Cap vers un smart village ?

intelligence sociale

Je suis passionnée par le milieu animal et notamment l’intelligence sociale chez les animaux. Tout particulièrement les facultés qu’ont les dauphins à acquérir, traiter et transmettre des informations de leur environnement physique et social. Ainsi les chercheurs s’accordent à dire que ces animaux intelligents vivent dans une société complexe. Comme en témoignent les comportements de coopération, d’apprentissage par observation, mais aussi l’existence de cultures locales ou l’utilisation d’outils.

Mon parallèle est peut-être hasardeux, mais je vois des connexions avec l’évolution globale de nos villes ou villages vers les smart cities.

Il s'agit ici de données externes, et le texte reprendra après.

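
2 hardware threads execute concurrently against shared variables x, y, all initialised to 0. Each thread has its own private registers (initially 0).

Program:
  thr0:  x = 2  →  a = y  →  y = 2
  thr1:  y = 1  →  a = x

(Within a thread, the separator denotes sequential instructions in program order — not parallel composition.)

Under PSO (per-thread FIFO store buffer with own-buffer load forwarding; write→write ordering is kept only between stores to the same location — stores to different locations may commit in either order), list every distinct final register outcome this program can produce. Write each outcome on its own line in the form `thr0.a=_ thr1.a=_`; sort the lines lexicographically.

outcome vector order: (thr0.a,thr1.a)
|PSO outcomes| = 4

thr0.a=0 thr1.a=0
thr0.a=0 thr1.a=2
thr0.a=1 thr1.a=0
thr0.a=1 thr1.a=2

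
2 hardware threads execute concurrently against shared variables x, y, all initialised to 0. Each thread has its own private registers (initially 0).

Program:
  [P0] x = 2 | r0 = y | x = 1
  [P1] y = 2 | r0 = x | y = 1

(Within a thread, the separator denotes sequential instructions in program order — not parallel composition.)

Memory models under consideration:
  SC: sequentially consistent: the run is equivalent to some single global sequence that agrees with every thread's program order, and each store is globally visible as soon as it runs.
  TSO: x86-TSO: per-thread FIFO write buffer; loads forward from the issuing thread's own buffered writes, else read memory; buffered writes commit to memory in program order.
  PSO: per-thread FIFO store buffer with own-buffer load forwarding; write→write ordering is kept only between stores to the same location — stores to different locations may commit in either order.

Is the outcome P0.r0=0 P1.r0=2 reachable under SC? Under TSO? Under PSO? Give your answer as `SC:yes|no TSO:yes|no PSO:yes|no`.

SC:yes TSO:yes PSO:yes

outcome vector order: (P0.r0,P1.r0)
under SC → 01; 02; 10; 12; 20; 21; 22
under TSO → 00; 01; 02; 10; 12; 20; 21; 22
under PSO → 00; 01; 02; 10; 12; 20; 21; 22
target 02 ∈ {SC,TSO,PSO}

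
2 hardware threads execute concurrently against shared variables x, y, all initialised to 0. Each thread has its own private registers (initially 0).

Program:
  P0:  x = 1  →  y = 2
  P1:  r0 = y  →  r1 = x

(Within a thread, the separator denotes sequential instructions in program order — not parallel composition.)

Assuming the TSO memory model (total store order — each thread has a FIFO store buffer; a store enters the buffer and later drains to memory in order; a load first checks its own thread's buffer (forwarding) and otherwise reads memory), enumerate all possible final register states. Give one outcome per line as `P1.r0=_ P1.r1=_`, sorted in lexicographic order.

outcome vector order: (P1.r0,P1.r1)
|TSO outcomes| = 3

P1.r0=0 P1.r1=0
P1.r0=0 P1.r1=1
P1.r0=2 P1.r1=1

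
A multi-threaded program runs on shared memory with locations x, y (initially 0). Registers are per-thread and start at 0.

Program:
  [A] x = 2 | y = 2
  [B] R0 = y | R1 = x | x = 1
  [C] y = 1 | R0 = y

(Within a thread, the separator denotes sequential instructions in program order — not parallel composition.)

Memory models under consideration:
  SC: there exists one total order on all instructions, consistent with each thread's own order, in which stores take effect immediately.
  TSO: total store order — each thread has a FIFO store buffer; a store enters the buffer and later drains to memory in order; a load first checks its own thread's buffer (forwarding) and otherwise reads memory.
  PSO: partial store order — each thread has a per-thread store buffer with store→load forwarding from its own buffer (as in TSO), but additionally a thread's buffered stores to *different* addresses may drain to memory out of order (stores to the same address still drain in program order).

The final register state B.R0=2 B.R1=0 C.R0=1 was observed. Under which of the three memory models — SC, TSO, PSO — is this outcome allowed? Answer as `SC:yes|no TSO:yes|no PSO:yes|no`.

SC:no TSO:no PSO:yes

outcome vector order: (B.R0,B.R1,C.R0)
SC: 10 outcomes — {<0 0 1> <0 0 2> <0 2 1> <0 2 2> <1 0 1> <1 0 2> <1 2 1> <1 2 2> <2 2 1> <2 2 2>}
TSO: 10 outcomes — {<0 0 1> <0 0 2> <0 2 1> <0 2 2> <1 0 1> <1 0 2> <1 2 1> <1 2 2> <2 2 1> <2 2 2>}
PSO: 12 outcomes — {<0 0 1> <0 0 2> <0 2 1> <0 2 2> <1 0 1> <1 0 2> <1 2 1> <1 2 2> <2 0 1> <2 0 2> <2 2 1> <2 2 2>}
target <2 0 1> ∈ {PSO}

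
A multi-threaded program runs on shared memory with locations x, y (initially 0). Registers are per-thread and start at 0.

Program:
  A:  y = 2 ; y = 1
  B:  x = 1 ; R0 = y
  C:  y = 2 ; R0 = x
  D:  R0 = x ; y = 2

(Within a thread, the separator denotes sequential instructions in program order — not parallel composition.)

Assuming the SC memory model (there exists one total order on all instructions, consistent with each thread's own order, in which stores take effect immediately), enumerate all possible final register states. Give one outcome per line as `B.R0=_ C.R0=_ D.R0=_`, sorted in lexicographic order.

B.R0=0 C.R0=1 D.R0=0
B.R0=0 C.R0=1 D.R0=1
B.R0=1 C.R0=0 D.R0=0
B.R0=1 C.R0=0 D.R0=1
B.R0=1 C.R0=1 D.R0=0
B.R0=1 C.R0=1 D.R0=1
B.R0=2 C.R0=0 D.R0=0
B.R0=2 C.R0=0 D.R0=1
B.R0=2 C.R0=1 D.R0=0
B.R0=2 C.R0=1 D.R0=1

outcome vector order: (B.R0,C.R0,D.R0)
|SC outcomes| = 10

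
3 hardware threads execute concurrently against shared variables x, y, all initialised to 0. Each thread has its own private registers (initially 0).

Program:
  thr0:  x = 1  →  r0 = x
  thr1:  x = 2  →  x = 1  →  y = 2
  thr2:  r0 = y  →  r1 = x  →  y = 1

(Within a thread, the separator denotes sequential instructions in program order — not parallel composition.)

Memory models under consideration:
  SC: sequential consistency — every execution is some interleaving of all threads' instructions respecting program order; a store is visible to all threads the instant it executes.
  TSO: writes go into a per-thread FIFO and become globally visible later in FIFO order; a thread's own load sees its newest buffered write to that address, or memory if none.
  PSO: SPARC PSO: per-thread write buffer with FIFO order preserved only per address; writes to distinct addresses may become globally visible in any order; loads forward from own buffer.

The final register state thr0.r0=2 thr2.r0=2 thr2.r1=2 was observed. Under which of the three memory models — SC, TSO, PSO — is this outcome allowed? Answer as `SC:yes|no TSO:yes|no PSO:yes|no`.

SC:no TSO:no PSO:yes

outcome vector order: (thr0.r0,thr2.r0,thr2.r1)
[SC] allowed = {<1 0 0>, <1 0 1>, <1 0 2>, <1 2 1>, <2 0 0>, <2 0 1>, <2 0 2>, <2 2 1>}
[TSO] allowed = {<1 0 0>, <1 0 1>, <1 0 2>, <1 2 1>, <2 0 0>, <2 0 1>, <2 0 2>, <2 2 1>}
[PSO] allowed = {<1 0 0>, <1 0 1>, <1 0 2>, <1 2 0>, <1 2 1>, <1 2 2>, <2 0 0>, <2 0 1>, <2 0 2>, <2 2 0>, <2 2 1>, <2 2 2>}
target <2 2 2> ∈ {PSO}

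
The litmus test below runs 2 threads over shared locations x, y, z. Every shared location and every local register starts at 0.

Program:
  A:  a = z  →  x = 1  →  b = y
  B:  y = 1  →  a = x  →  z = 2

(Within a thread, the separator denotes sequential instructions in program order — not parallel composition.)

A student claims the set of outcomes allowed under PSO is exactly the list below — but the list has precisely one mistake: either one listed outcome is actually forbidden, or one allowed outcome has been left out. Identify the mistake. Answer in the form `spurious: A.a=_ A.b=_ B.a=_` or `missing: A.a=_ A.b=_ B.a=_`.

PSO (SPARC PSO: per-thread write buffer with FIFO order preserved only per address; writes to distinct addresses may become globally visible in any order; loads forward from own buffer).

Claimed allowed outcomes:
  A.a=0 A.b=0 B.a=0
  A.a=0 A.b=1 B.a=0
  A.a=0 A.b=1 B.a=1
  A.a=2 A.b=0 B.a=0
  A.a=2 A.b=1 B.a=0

outcome vector order: (A.a,A.b,B.a)
under PSO → 0/0/0; 0/0/1; 0/1/0; 0/1/1; 2/0/0; 2/1/0
PSO∖claimed = {0/0/1}

missing: A.a=0 A.b=0 B.a=1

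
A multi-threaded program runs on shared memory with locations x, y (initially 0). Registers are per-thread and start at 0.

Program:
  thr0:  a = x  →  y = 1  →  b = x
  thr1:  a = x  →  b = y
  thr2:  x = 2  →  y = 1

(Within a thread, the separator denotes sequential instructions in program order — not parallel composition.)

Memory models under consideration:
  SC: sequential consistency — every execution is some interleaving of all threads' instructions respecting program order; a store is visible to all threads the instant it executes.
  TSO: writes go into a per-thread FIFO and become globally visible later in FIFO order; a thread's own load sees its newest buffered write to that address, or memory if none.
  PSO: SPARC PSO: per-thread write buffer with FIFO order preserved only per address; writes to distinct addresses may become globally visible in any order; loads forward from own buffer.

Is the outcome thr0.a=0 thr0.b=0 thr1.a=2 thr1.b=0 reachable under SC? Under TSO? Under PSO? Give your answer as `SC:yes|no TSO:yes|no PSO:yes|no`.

outcome vector order: (thr0.a,thr0.b,thr1.a,thr1.b)
under SC → 0/0/0/0, 0/0/0/1, 0/0/2/1, 0/2/0/0, 0/2/0/1, 0/2/2/0, 0/2/2/1, 2/2/0/0, 2/2/0/1, 2/2/2/0, 2/2/2/1
under TSO → 0/0/0/0, 0/0/0/1, 0/0/2/0, 0/0/2/1, 0/2/0/0, 0/2/0/1, 0/2/2/0, 0/2/2/1, 2/2/0/0, 2/2/0/1, 2/2/2/0, 2/2/2/1
under PSO → 0/0/0/0, 0/0/0/1, 0/0/2/0, 0/0/2/1, 0/2/0/0, 0/2/0/1, 0/2/2/0, 0/2/2/1, 2/2/0/0, 2/2/0/1, 2/2/2/0, 2/2/2/1
target 0/0/2/0 ∈ {TSO,PSO}

SC:no TSO:yes PSO:yes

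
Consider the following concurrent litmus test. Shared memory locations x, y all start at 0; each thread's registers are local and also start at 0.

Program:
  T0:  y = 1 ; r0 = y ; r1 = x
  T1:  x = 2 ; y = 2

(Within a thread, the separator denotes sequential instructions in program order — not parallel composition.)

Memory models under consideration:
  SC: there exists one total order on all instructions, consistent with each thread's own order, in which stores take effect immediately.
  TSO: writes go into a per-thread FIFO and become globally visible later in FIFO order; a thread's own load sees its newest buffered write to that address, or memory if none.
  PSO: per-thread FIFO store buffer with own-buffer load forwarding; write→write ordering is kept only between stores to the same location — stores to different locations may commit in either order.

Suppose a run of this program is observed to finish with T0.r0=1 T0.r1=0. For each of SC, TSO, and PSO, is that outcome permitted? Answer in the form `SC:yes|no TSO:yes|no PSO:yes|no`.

outcome vector order: (T0.r0,T0.r1)
[SC] allowed = {10; 12; 22}
[TSO] allowed = {10; 12; 22}
[PSO] allowed = {10; 12; 20; 22}
target 10 ∈ {SC,TSO,PSO}

SC:yes TSO:yes PSO:yes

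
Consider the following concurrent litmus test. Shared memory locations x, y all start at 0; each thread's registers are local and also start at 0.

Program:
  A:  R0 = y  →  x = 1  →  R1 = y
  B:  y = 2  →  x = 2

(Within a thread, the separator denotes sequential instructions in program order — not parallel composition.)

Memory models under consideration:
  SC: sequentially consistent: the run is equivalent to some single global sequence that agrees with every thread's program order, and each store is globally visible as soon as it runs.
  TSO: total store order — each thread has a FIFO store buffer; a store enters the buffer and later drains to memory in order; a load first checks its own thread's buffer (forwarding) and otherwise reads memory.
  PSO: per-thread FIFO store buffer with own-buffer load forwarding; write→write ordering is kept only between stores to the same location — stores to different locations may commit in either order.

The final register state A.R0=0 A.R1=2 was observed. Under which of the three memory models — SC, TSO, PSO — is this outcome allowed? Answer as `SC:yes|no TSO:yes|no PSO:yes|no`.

SC:yes TSO:yes PSO:yes

outcome vector order: (A.R0,A.R1)
SC: 3 outcomes — {00 02 22}
TSO: 3 outcomes — {00 02 22}
PSO: 3 outcomes — {00 02 22}
target 02 ∈ {SC,TSO,PSO}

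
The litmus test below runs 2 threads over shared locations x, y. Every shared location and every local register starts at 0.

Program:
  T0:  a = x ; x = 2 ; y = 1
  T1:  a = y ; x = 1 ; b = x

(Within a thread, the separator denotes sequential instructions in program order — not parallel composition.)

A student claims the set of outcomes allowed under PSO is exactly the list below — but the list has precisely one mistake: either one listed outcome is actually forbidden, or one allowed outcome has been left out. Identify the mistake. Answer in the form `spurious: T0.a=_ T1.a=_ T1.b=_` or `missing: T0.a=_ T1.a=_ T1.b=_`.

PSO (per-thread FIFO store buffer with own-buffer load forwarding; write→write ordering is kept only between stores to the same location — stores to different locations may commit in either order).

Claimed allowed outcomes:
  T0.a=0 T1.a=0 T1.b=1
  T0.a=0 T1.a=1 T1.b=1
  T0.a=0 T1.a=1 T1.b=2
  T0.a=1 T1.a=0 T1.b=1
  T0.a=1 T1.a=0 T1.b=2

missing: T0.a=0 T1.a=0 T1.b=2

outcome vector order: (T0.a,T1.a,T1.b)
[PSO] allowed = {<0 0 1> <0 0 2> <0 1 1> <0 1 2> <1 0 1> <1 0 2>}
PSO∖claimed = {<0 0 2>}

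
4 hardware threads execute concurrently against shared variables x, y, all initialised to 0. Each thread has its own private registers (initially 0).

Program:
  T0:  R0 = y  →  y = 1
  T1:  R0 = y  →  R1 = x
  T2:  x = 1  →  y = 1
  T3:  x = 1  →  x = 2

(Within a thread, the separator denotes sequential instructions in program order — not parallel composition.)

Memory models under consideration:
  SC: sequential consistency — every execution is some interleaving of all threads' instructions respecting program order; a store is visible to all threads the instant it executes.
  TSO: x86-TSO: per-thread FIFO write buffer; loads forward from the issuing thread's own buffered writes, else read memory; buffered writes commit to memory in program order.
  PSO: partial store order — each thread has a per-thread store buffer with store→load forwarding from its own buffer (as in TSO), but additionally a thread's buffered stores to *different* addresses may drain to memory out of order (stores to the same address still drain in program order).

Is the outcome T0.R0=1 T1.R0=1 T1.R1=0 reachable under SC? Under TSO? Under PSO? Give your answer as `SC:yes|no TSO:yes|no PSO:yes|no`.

SC:no TSO:no PSO:yes

outcome vector order: (T0.R0,T1.R0,T1.R1)
SC: 11 outcomes — {0/0/0, 0/0/1, 0/0/2, 0/1/0, 0/1/1, 0/1/2, 1/0/0, 1/0/1, 1/0/2, 1/1/1, 1/1/2}
TSO: 11 outcomes — {0/0/0, 0/0/1, 0/0/2, 0/1/0, 0/1/1, 0/1/2, 1/0/0, 1/0/1, 1/0/2, 1/1/1, 1/1/2}
PSO: 12 outcomes — {0/0/0, 0/0/1, 0/0/2, 0/1/0, 0/1/1, 0/1/2, 1/0/0, 1/0/1, 1/0/2, 1/1/0, 1/1/1, 1/1/2}
target 1/1/0 ∈ {PSO}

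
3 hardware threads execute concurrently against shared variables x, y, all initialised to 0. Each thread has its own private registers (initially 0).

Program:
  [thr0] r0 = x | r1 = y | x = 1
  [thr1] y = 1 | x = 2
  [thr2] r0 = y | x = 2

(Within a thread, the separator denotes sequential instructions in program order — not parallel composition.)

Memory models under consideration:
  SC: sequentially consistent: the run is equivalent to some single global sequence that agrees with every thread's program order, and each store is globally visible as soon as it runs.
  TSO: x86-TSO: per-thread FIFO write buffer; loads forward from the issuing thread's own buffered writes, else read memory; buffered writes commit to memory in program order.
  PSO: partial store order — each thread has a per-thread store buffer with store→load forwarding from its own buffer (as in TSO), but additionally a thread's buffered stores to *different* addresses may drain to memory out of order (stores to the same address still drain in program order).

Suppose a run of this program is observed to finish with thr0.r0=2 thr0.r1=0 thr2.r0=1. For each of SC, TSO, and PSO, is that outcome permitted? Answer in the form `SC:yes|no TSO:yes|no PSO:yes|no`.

outcome vector order: (thr0.r0,thr0.r1,thr2.r0)
SC: 7 outcomes — {(0,0,0) (0,0,1) (0,1,0) (0,1,1) (2,0,0) (2,1,0) (2,1,1)}
TSO: 7 outcomes — {(0,0,0) (0,0,1) (0,1,0) (0,1,1) (2,0,0) (2,1,0) (2,1,1)}
PSO: 8 outcomes — {(0,0,0) (0,0,1) (0,1,0) (0,1,1) (2,0,0) (2,0,1) (2,1,0) (2,1,1)}
target (2,0,1) ∈ {PSO}

SC:no TSO:no PSO:yes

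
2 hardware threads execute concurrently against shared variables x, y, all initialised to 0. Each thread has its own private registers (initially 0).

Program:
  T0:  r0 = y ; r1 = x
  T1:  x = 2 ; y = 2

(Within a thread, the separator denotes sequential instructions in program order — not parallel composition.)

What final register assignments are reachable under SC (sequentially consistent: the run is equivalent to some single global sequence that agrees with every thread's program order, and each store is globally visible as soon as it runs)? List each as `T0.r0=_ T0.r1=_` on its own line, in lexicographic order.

T0.r0=0 T0.r1=0
T0.r0=0 T0.r1=2
T0.r0=2 T0.r1=2

outcome vector order: (T0.r0,T0.r1)
|SC outcomes| = 3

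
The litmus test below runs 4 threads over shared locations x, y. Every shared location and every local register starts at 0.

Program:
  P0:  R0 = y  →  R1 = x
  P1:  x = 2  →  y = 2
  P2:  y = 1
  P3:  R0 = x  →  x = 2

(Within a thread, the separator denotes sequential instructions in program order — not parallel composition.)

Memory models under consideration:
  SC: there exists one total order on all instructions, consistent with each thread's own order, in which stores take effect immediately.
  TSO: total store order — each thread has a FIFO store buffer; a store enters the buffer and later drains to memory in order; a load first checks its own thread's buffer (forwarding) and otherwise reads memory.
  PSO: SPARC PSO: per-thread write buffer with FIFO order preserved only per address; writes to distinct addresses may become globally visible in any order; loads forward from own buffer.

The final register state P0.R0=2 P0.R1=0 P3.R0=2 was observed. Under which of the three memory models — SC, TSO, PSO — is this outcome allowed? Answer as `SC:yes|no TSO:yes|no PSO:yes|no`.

outcome vector order: (P0.R0,P0.R1,P3.R0)
under SC → (0,0,0), (0,0,2), (0,2,0), (0,2,2), (1,0,0), (1,0,2), (1,2,0), (1,2,2), (2,2,0), (2,2,2)
under TSO → (0,0,0), (0,0,2), (0,2,0), (0,2,2), (1,0,0), (1,0,2), (1,2,0), (1,2,2), (2,2,0), (2,2,2)
under PSO → (0,0,0), (0,0,2), (0,2,0), (0,2,2), (1,0,0), (1,0,2), (1,2,0), (1,2,2), (2,0,0), (2,0,2), (2,2,0), (2,2,2)
target (2,0,2) ∈ {PSO}

SC:no TSO:no PSO:yes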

En effet, nous nous orientons vers une démarche de ville intelligente et connectée qui cherche à tirer profit des nouvelles technologies. Pour améliorer son fonctionnement et le bien-être de ses habitants, sur le plan économique, social, environnemental tout en optimisant les coûts. Et si nous tentions le pari de l’intelligence collective ?

Ainsi les infrastructures urbaines se dotent d’une capacité de collecte et de traitement des données. Afin de permettre aux systèmes urbains de s’autoréguler et d’anticiper les dysfonctionnements. Cette « intelligence » de la ville permet à l’usager d’interagir avec son environnement.

Intelligence collective

Cela nécessite le déploiement d’infrastructures qui permettent la collecte de diverses données issues d’objets connectés et capteurs installés en ville. Ces objets connectés répondent à des cas d’usage bien précis tels que la gestion des déchets et la propreté, la gestion des flux de déplacement piéton ou automobile. Mais aussi la qualité de l’air extérieur, l’éclairage public, l’arrosage intelligent, pour ne citer que ces quelques exemples.

Les données collectées sont traitées en respectant les préconisations de la CNIL. En effet la commission nationale de l’Informatique et des libertés veille à ce que le numérique soit au service du citoyen. Et qu’il ne porte atteinte ni à l’identité humaine, ni aux droits de l’homme, ni à la vie privée, ni aux libertés individuelles et publiques.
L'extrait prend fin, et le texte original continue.